A commentary and resource on Law and Sexuality by Professor Chris Ashford and guests
Today and tomorrow are likely to be another interesting day in the Kentucky clerk residence saga. I posted yesterday morning over the Supreme Court decision which effectively meant that a Kentucky clerk would be required to issue marriage licenses despite her religious conviction that to do so was wrong. By the time Kim Davis had reported to work, things took a surprising turn given her refusal to still issue the licenses, resulting in my later post, and a series officious tweets from the LGBTQ community in response. Social media quickly became a sea of bile from all sides.
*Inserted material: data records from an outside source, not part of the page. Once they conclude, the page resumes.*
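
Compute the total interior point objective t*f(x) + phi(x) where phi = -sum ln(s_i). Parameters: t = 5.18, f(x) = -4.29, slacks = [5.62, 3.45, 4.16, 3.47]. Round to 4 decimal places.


Step 1: Compute log-barrier.
ln values: [1.7263, 1.2384, 1.4255, 1.2442]
phi = -(1.7263 + 1.2384 + 1.4255 + 1.2442) = -5.6344
Step 2: Compute augmented objective.
t*f(x) = 5.18*-4.29 = -22.2222
Total = -22.2222 - 5.6344 = -27.8566


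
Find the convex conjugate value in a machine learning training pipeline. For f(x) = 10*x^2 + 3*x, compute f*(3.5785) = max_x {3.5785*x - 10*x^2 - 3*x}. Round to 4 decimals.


f*(y) = sup_x {y*x - a*x^2 - b*x} = sup_x {(y-b)*x - a*x^2}
FOC: (y - b) - 2a*x = 0 => x* = (y - b)/(2a)
x* = (3.5785 - 3)/(2*10) = 0.0289
f*(3.5785) = (y-b)^2/(4a) = (3.5785 - 3)^2/(4*10)
= 0.3347/40 = 0.0084


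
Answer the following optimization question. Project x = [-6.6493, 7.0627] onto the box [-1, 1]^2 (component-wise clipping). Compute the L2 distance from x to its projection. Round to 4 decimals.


Project each component onto [-1, 1].
clip(-6.6493) = -1.0, clip(7.0627) = 1.0
Projection = [-1.0, 1.0]
Squared diffs: [31.9146, 36.7563]
Distance = sqrt(68.6709) = 8.2868


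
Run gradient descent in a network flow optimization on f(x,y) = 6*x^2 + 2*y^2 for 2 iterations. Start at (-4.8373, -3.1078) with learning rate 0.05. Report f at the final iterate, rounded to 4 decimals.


Gradient descent on f(x,y) = 6*x^2 + 2*y^2.
Starting point: (-4.8373, -3.1078), alpha = 0.05
Step 1: grad_x = 2*6*-4.8373 = -58.0476, grad_y = 2*2*-3.1078 = -12.4312
  x_1 = -4.8373 - 0.05*-58.0476 = -1.9349
  y_1 = -3.1078 - 0.05*-12.4312 = -2.4862
Step 2: grad_x = 2*6*-1.9349 = -23.219, grad_y = 2*2*-2.4862 = -9.945
  x_2 = -1.9349 - 0.05*-23.219 = -0.774
  y_2 = -2.4862 - 0.05*-9.945 = -1.989
f(-0.774, -1.989) = 6*(-0.774)^2 + 2*(-1.989)^2 = 11.5063


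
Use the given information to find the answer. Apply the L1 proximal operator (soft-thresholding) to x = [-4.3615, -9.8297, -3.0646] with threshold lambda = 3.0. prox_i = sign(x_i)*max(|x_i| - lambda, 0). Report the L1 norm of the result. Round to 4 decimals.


Soft-thresholding with lambda = 3.0:
prox(-4.3615) = sign(-4.3615)*max(|-4.3615| - 3.0, 0) = -1.3615
prox(-9.8297) = sign(-9.8297)*max(|-9.8297| - 3.0, 0) = -6.8297
prox(-3.0646) = sign(-3.0646)*max(|-3.0646| - 3.0, 0) = -0.0646
prox(x) = [-1.3615, -6.8297, -0.0646]
||prox(x)||_1 = 1.3615 + 6.8297 + 0.0646 = 8.2558


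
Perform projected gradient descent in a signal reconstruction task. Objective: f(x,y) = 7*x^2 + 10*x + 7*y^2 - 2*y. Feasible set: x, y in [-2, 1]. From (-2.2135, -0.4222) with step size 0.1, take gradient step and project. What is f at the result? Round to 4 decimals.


Step 1: Compute gradient at (-2.2135, -0.4222).
grad_x = 2*7*-2.2135 + 10 = -20.989
grad_y = 2*7*-0.4222 - 2 = -7.9108
Step 2: Gradient step.
x_raw = -2.2135 - 0.1*-20.989 = -0.1146
y_raw = -0.4222 - 0.1*-7.9108 = 0.3689
Step 3: Project onto [-2, 1].
x_proj = clip(-0.1146) = -0.1146
y_proj = clip(0.3689) = 0.3689
Step 4: Evaluate f.
f(-0.1146, 0.3689) = -0.8393


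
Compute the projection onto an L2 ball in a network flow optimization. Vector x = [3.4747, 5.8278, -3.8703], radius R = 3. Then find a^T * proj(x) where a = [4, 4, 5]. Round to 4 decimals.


Step 1: Compute ||x|| (intermediates to 6 decimals).
||x|| = sqrt(3.4747^2 + 5.8278^2 + (-3.8703)^2) = 7.811275
Step 2: Project.
Since ||x|| > R, scale = R/||x|| = 3/7.811275 = 0.38406, proj(x) = scale * x
proj(x) = [1.334493, 2.238225, -1.486427]
Step 3: Dot product.
a^T * proj(x) = 4*1.334493 + 4*2.238225 + 5*(-1.486427) = 6.8587


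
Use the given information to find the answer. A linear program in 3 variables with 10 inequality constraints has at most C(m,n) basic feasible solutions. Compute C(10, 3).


Each vertex corresponds to some choice of n active constraints out of m, so the number of vertices is at most C(m, n) = m! / (n!(m-n)!).
m = 10, n = 3
Numerator: 10 * 9 * 8
Denominator: 3! = 6
C(10, 3) = 120


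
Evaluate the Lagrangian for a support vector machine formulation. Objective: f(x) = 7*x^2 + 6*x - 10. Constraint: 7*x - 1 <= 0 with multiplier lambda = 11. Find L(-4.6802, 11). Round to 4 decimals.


Step 1: Evaluate f(x).
f(-4.6802) = 7*(-4.6802)^2 + 6*(-4.6802) - 10 = 115.2487
Step 2: Evaluate g(x).
g(-4.6802) = 7*-4.6802 - 1 = -33.7614
Step 3: Compute Lagrangian.
L = 115.2487 + 11*-33.7614 = -256.1267


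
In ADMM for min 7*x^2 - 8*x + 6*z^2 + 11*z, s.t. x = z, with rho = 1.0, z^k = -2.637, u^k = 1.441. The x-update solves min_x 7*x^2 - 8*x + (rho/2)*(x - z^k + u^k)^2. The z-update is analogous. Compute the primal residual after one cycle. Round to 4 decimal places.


ADMM iteration with rho = 1.0, z^k = -2.637, u^k = 1.441
Step 1: x-update.
Minimize 7*x^2 - 8*x + (1.0/2)*(x + 2.637 + 1.441)^2
FOC: (2*7 + 1.0)*x = 8 + 1.0*(-2.637 - 1.441)
x^{k+1} = 0.2615
Step 2: z-update.
Minimize 6*z^2 + 11*z + (1.0/2)*(0.2615 - z + 1.441)^2
FOC: (2*6 + 1.0)*z = -11 + 1.0*(0.2615 + 1.441)
z^{k+1} = -0.7152
Step 3: u-update.
u^{k+1} = 1.441 + 0.2615 + 0.7152 = 2.4177
Step 4: Primal residual = |0.2615 + 0.7152| = 0.9767


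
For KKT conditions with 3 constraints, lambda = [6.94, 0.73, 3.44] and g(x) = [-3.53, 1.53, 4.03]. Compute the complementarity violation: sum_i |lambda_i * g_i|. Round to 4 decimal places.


KKT complementary slackness check:
lambda_1 * g_1 = 6.94 * -3.53 = -24.4982
lambda_2 * g_2 = 0.73 * 1.53 = 1.1169
lambda_3 * g_3 = 3.44 * 4.03 = 13.8632
Total violation = 24.4982 + 1.1169 + 13.8632 = 39.4783


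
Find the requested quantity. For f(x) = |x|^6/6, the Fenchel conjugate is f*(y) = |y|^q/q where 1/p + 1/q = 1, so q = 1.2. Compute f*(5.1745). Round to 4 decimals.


The conjugate exponent q satisfies 1/p + 1/q = 1.
p = 6, so q = 6/(6 - 1) = 1.2
|y|^q = 5.1745^1.2 = 7.1886
f*(5.1745) = 7.1886 / 1.2 = 5.9905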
The LGBTQ community are rightly angry.
For many of those affected – those in their late twenties and above who are now seeking to marry – they grew up in any cases in a social, legal and political climate very different to today. Nobody likes someone saying “I don’t like you” to you. Imagine spending two thirds of your life (your school years) hearing that every day from the majority of people. Unlike Davis, you’re unlikely to have had much support. Those of us in our thirties or above, and no Internet, no online community to turn to you. You faced hate every single day. We came through. We survived.
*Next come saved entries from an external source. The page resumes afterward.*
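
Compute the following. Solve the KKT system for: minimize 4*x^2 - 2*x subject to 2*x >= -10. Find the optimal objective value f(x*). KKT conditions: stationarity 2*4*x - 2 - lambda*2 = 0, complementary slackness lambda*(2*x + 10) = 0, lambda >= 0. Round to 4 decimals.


Step 1: Try lambda = 0 (constraint inactive).
Stationarity: 2*4*x - 2 = 0
x* = 2/(2*4) = 0.25
Check constraint: 2*0.25 = 0.5 >= -10 -- satisfied.
Step 2: Compute optimal value.
f(x*) = 4*0.25^2 - 2*0.25 = -0.25


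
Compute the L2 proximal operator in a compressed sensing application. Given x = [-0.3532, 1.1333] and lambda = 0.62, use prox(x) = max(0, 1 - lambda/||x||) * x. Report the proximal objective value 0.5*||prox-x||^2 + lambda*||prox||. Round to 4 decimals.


Step 1: Compute ||x||.
||x|| = 1.1871
Step 2: Compute scaling factor.
scale = max(0, 1 - 0.62/1.1871) = 0.4777
Step 3: prox(x) = [-0.1687, 0.5414]
||prox(x)|| = 0.5671
Step 4: Proximal objective.
0.5*||prox-x||^2 = 0.1922
lambda*||prox|| = 0.3516
Total = 0.5438


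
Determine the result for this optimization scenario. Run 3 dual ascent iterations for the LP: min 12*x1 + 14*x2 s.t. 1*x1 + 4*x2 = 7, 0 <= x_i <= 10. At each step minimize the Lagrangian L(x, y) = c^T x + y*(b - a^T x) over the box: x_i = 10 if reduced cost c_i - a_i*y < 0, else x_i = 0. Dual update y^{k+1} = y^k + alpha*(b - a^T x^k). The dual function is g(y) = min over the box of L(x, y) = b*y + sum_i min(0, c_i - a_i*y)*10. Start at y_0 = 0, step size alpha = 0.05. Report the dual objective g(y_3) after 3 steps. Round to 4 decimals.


Dual ascent for LP: min 12*x1 + 14*x2, 1*x1 + 4*x2 = 7, 0 <= x_i <= 10
Step 1: y^k = 0.0, reduced costs: (12.0, 14.0)
  x^k = (0.0, 0.0), subgradient = b - a^T x = 7.0
  y^{k+1} = 0.0 + 0.05*7.0 = 0.35
Step 2: y^k = 0.35, reduced costs: (11.65, 12.6)
  x^k = (0.0, 0.0), subgradient = b - a^T x = 7.0
  y^{k+1} = 0.35 + 0.05*7.0 = 0.7
Step 3: y^k = 0.7, reduced costs: (11.3, 11.2)
  x^k = (0.0, 0.0), subgradient = b - a^T x = 7.0
  y^{k+1} = 0.7 + 0.05*7.0 = 1.05
Dual objective at y_3 = 1.05: reduced costs (10.95, 9.8), box minimizer x = (0.0, 0.0)
g(y_3) = b*y + (c1 - a1*y)*x1 + (c2 - a2*y)*x2 = 7*1.05 + 10.95*0.0 + 9.8*0.0 = 7.35 + 0.0 + 0.0 = 7.35


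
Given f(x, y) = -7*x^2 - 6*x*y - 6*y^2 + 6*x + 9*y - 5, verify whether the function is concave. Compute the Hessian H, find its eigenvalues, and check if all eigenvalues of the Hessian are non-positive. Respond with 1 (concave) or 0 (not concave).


The Hessian of f(x,y) = -7*x^2 - 6*x*y - 6*y^2 + 6*x + 9*y - 5 is:
H = [[-14, -6], [-6, -12]]
Trace = -14 - 12 = -26
Determinant = -14*-12 - (-6)^2 = 132
Discriminant = (-26)^2 - 4*132 = 148.0
Eigenvalues: lambda_1 = -19.0828, lambda_2 = -6.9172
The function is concave.

1


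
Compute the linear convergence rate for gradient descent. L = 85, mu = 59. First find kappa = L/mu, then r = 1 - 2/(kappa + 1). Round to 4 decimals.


Step 1: Compute the condition number.
kappa = L/mu = 85/59 = 1.4407
Step 2: Compute the convergence rate.
r = 1 - 2/(kappa + 1) = 1 - 2*mu/(L + mu) = (L - mu)/(L + mu) = 26/144 = 0.1806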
When, having come through that survival we face hate once again, it is not just a hateful moment, it serves to re-awake the memory of hate. The memory of pain. It hurts. When people like Kim Davis effectively say ‘you are less than me, less than normal, less than deserves rights’, it is hateful. When it is someone who is a paid public official, it’s not just wrong, it’s illegal.
ACLU (the American Civil Liberties Union) and the American Civil Liberties Union of Kentucky yesterday evening Uk time filed two motions with a Kentucky district court to hold Rowan County Clerk Kim Davis accountable for her continuing refusal to issue marriage licenses to couples in the case Miller v. Davis.
The motions ask the court to hold Davis in contempt of court for failing to comply with its previous ruling and to clarify that Davis must issue marriage licenses to everybody, not just the four named couples in the case. The court set a contempt hearing for this Thursday, at which Davis will be required to answer to the judge for her violation of the order and could face steep fines.